Os deputados estaduais Fábio Ostermann (Novo), Sebastião Melo (MDB) e Tiago Simon (MDB), Giuseppe Riesgo (Novo), Fábio Branco (MDB), Fernando Marroni (PT) e Zé Nunes (PT) participaram de audiência pública sobre a venda de ações do Banrisul. Todos presentes convergiram sobre a importância de suspender a operação proposta pelo governo do Estado. O entendimento de que o negócio é prejudicial para o Estado une parlamentares favoráveis e contrários à privatização do banco. O encontro foi realizado nesta quarta-feira (04/09), no Espaço Convergência, da Assembleia Legislativa.

Proponentes da reunião, os deputados Fábio Ostermann (Novo) e Sebastião Melo (MDB) criticaram a falta de representantes do Piratini. “Lamentamos a ausência do governo nesta audiência para prestar os devidos esclarecimentos. É um dever do governo de agir com transparência, não apenas com o Parlamento, mas diante da sociedade como um todo. Queremos trazer à luz os impactos na economia do RS que trará uma eventual venda pulverizada de ações do Banrisul. É uma preocupação nossa enquanto parlamentares”, concluiu Ostermann.

Por sugestão de Melo, será protocolado requerimento na Comissão de Finanças para realização de nova audiência pública sobre o tema, com o objetivo de possibilitar ao Governo do Estado outra oportunidade de esclarecer o assunto. “O principal papel do Parlamento é fiscalizar as ações do Poder Executivo. Quando não fiscaliza, ele não está cumprindo o seu papel. E existem duas perguntas para as quais nós ainda queremos respostas: qual o preço das ações e para onde vai o dinheiro?”, reiterou Melo.

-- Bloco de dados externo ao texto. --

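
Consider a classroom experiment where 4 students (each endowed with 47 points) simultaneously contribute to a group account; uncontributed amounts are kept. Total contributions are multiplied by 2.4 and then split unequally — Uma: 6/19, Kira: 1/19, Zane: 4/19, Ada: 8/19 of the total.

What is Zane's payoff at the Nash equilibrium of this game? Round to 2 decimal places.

A player with share s gets back 2.4·s per unit contributed, so full contribution is dominant for anyone with s > 1/2.4 = 0.4167 and zero contribution is dominant for anyone below.
Ada alone (share 8/19) is above the threshold, contributing 47; the remaining 3 contribute 0. Total contributed: 47.
Zane keeps 47 and receives 2.4 × 47 × 4/19 = 23.75 from the group account, for a payoff of 70.75.

70.75 points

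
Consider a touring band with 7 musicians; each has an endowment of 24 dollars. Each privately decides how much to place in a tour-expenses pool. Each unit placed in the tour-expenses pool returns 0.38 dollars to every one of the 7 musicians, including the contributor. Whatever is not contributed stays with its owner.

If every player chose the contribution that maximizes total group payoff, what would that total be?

Each contributed unit returns 2.660 to the group as a whole (0.38 to each of 7 players), which exceeds 1, so the social optimum is full contribution: group total = 2.660 × 168 = 446.88.

446.88 dollars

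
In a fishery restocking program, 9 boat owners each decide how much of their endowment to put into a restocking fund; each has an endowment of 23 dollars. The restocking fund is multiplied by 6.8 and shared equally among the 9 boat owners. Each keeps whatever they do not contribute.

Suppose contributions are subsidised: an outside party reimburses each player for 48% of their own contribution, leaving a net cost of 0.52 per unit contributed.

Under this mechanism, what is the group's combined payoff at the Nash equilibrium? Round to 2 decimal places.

1506.96 dollars

Under the mechanism each unit contributed yields (6.8/9) / 0.52 = 1.4530 back to its contributor per unit of net cost, which exceeds 1, making full contribution the dominant choice for everyone.
At the Nash equilibrium everyone contributes 23. Group total payoff = 9 × (23 × 0.48 + 6.8 × 23) = 1506.96.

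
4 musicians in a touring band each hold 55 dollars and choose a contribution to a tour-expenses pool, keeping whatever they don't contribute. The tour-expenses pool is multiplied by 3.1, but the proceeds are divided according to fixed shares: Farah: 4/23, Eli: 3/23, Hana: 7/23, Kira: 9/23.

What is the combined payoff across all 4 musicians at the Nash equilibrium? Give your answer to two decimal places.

A player with share s gets back 3.1·s per unit contributed, so full contribution is dominant for anyone with s > 1/3.1 = 0.3226 and zero contribution is dominant for anyone below.
The only share above 0.3226 is Kira's 9/23, contributing 55; the remaining 3 contribute 0. Total contributed: 55.
The tour-expenses pool pays out 3.1 × 55 = 170.50 in total (split across the unequal shares, but the aggregate is all that matters for the group sum).
The 3 free-riders keep 55 each, adding 165. Group total = 165 + 170.50 = 335.50.

335.50 dollars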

A audiência pública contou com a presença do ex-presidente do Banrisul, Mateus Bandeira, que também é o autor de ação popular que contesta o processo de venda de ações do Banrisul. Ele sustenta que a operação é lesiva ao erário. “Ninguém aqui defende a dilapidação de patrimônio público. E é isso que vai acontecer se essa operação for levada adiante”, alertou. Defensor da privatização do Banrisul, Bandeira ponderou que a venda pulverizada, sem a entrega do controle acionário, reduz o valor individual pago por ação e diminui a rentabilidade do negócio como um todo. Segundo ele, o prejuízo pode chegar a R$ 4,2 bilhões.

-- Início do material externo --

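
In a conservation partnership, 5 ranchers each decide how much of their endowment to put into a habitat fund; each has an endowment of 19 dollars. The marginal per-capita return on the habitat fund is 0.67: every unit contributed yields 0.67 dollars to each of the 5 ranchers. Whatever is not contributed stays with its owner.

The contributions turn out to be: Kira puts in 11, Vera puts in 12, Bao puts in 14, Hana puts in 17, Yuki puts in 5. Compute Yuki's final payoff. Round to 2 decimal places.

Total contributed: 11 + 12 + 14 + 17 + 5 = 59.
Each receives 0.67 × 59 = 39.53 from the habitat fund.
Yuki keeps 19 − 5 = 14, so Yuki's payoff is 14 + 39.53 = 53.53.

53.53 dollars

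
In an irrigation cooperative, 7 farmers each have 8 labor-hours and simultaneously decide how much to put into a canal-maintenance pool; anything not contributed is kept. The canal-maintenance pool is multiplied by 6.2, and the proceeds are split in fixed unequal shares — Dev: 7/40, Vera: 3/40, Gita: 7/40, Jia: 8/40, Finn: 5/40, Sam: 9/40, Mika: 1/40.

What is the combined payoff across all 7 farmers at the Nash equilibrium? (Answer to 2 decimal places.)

222.40 labor-hours

A player with share s gets back 6.2·s per unit contributed, so full contribution is dominant for anyone with s > 1/6.2 = 0.1613 and zero contribution is dominant for anyone below.
The shares above 0.1613 belong to Dev, Gita, Jia and Sam, contributing 8 each; the remaining 3 contribute 0. Total contributed: 32.
The canal-maintenance pool pays out 6.2 × 32 = 198.40 in total (split across the unequal shares, but the aggregate is all that matters for the group sum).
The 3 free-riders keep 8 each, adding 24. Group total = 24 + 198.40 = 222.40.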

“O Banrisul é o nosso ativo mais valioso, e eu vejo na privatização do banco o único caminho seguro para o Estado aderir ao Regime de Recuperação Fiscal e, ao mesmo tempo, criar as condições para que o Rio Grande possa sair do buraco”, justificou.

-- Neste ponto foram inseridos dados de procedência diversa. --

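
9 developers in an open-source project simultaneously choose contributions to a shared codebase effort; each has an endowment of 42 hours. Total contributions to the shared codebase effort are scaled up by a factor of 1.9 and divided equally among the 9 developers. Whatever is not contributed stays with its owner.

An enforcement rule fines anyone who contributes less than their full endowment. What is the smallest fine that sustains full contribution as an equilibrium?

Given the others contribute fully, the best deviation is to contribute 0 (any partial contribution still incurs the fine and gives up units whose private return 0.2111 is below 1).
Deviating from 42 to 0 saves 42 hours but forfeits the deviator's share of the drop in the shared codebase effort: 1.9/9 × 42 = 8.87.
So the deviation gain is 42 − 8.87 = 33.13, and the fine must be at least 33.13 hours to wipe it out.

33.13 hours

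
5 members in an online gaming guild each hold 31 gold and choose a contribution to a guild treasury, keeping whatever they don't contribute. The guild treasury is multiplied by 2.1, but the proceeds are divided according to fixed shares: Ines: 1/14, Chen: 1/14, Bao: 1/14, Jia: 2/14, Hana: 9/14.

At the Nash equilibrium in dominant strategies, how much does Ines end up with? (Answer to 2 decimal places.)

For player j, contributing a unit is worthwhile iff 2.1 × (j's share) ≥ 1, i.e. iff j's share is at least 0.4762.
The only share above 0.4762 is Hana's 9/14, contributing 31; the remaining 4 contribute 0. Total contributed: 31.
Ines keeps 31 and receives 2.1 × 31 × 1/14 = 4.65 from the guild treasury, for a payoff of 35.65.

35.65 gold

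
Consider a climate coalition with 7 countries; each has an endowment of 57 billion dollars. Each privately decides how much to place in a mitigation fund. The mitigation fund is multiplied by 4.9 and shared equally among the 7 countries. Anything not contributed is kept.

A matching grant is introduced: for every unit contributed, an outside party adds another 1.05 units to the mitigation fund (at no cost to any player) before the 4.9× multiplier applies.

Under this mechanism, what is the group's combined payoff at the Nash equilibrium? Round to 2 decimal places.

Under the mechanism each unit contributed yields 4.9 × 2.05 / 7 = 1.4350 back to its contributor per unit of net cost, which exceeds 1, making full contribution the dominant choice for everyone.
So the Nash equilibrium is full contribution by all 7; the group earns 4.9 × 2.05 × 399 = 4007.96.

4007.96 billion dollars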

Especialista em mercado de capitais, a analisa de investimentos Débora Morsch também participou do encontro. Ela desarmou o argumento apresentado pelo chefe da Casa Civil, Otomar Vivian, para justificar a ausência de representantes do Estado na audiência. “Depois que o governo anunciou a intenção de vender ações do Banrisul, vir aqui falar sobre o que vai fazer com os recursos não é proibido”, garantiu Débora. Em ofício, o secretário havia justificado que a Comissão de Valores Mobiliários (CVM) determina sigilo sobre detalhes da operação.  Na abertura do encontro, o presidente da Comissão de Economia da Assembleia Legislativa, Tiago Simon (MDB), afirmou que também foram convidados o procurador-geral do Estado, o secretário da Fazenda e o presidente do Banrisul, além de representantes do Ministério Público e do Tribunal de Contas. “O TCE perde tempo analisando as contas mais esdrúxulas e em um momento importante como esse, o TCE não está presente”, lamentou.

Na ocasião, também este presente o presidente do Sindibancários, Everton Gimeniz.